史実
当時嗣子のなかった楚の考烈王を案じ、妹の李環を春申君を通して献じた。
その後李環が男児(幽王)を産んだことで、李園は楚王家の外戚となり、楚の政治に大きく関わるようになった。
後に春申君を暗殺し、甥の幽王の時代に楚の朝政を牛耳った。
キングダム
CV:咲野俊介
概ね史実通りだが、本作では王弟の存在から事情が複雑になっている。
考烈王には異常な精神性を持つ王弟が存在し、このまま考烈王が崩御すると、その王弟が即位することになる。
それを阻止すべく李園は上記のように考烈王に子が産まれなかったことを案じ、妹の李環を春申君を介して考烈王に献上。
考烈王・春申君・李園の三人は、春申君の子を産ませその子を即位させる苦肉の策を講じることにした。
しかし考烈王の死去の後に春申君は、暗君を出すより王族の血を失う方が罪深いという理由で、王位を王弟に継がせると言い出した。
とはいえ王弟が即位した場合はこの計画が公になり、自身や妹も殺されるため、お互いに刺客を送り、最終的に李園が生き残った。
だが、産まれた李環の子(幽王)は当時2歳で政治に関わるのは当然無理なのに加え、国王の崩御によって国の内外に大きな動揺や波乱が起きるのは目に見えていた(特に中華統一を目指す秦は真っ先に楚を狙うと考えるだろう)。
宰相の枠は一人しかないが、春申君の食客の一人でしかなくかつ軍事的な事情に詳しいと言い難い李園だけでは、項燕が言う「中華最大規模を誇る楚軍の力を最大限に生かせない」普通の国(=考烈王以前の楚国)にしかならないことから、戦の天才かつ楚軍最大の三十万の兵士を所有する媧燐に二人で宰相になるように嘆願した。
そして李園は変令を用いて臨時的に二宰相制を行い、一月余りで国の内部を安定させた。
史実では宰相は李園一人であり、媧燐は元々政治に興味ない人物であることから、一時的に宰相になった(=一時的なため史実に残らない)形になったと思われる。
元々、李園は司馬遷の『史記』では「春申君を暗殺し国政を乗っ取った奸物」という評価であり、キングダムの作者・原泰久氏も当初は嫌っていた人物であった。

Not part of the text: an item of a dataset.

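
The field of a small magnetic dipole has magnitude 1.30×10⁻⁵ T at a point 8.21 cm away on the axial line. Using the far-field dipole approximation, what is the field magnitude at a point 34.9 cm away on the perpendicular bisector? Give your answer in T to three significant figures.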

しかし、如何に甥が皇帝の座に付けたとはいえ、宰相である春申君を暗殺した人物がその後釜に座るというのは並大抵のことでは無いのではないか?と疑問を抱いたこと、史実でも李園が優れた政治手腕を有していたことを鑑みた結果として、このような深みのあるキャラクターとして描かれることとなったのである。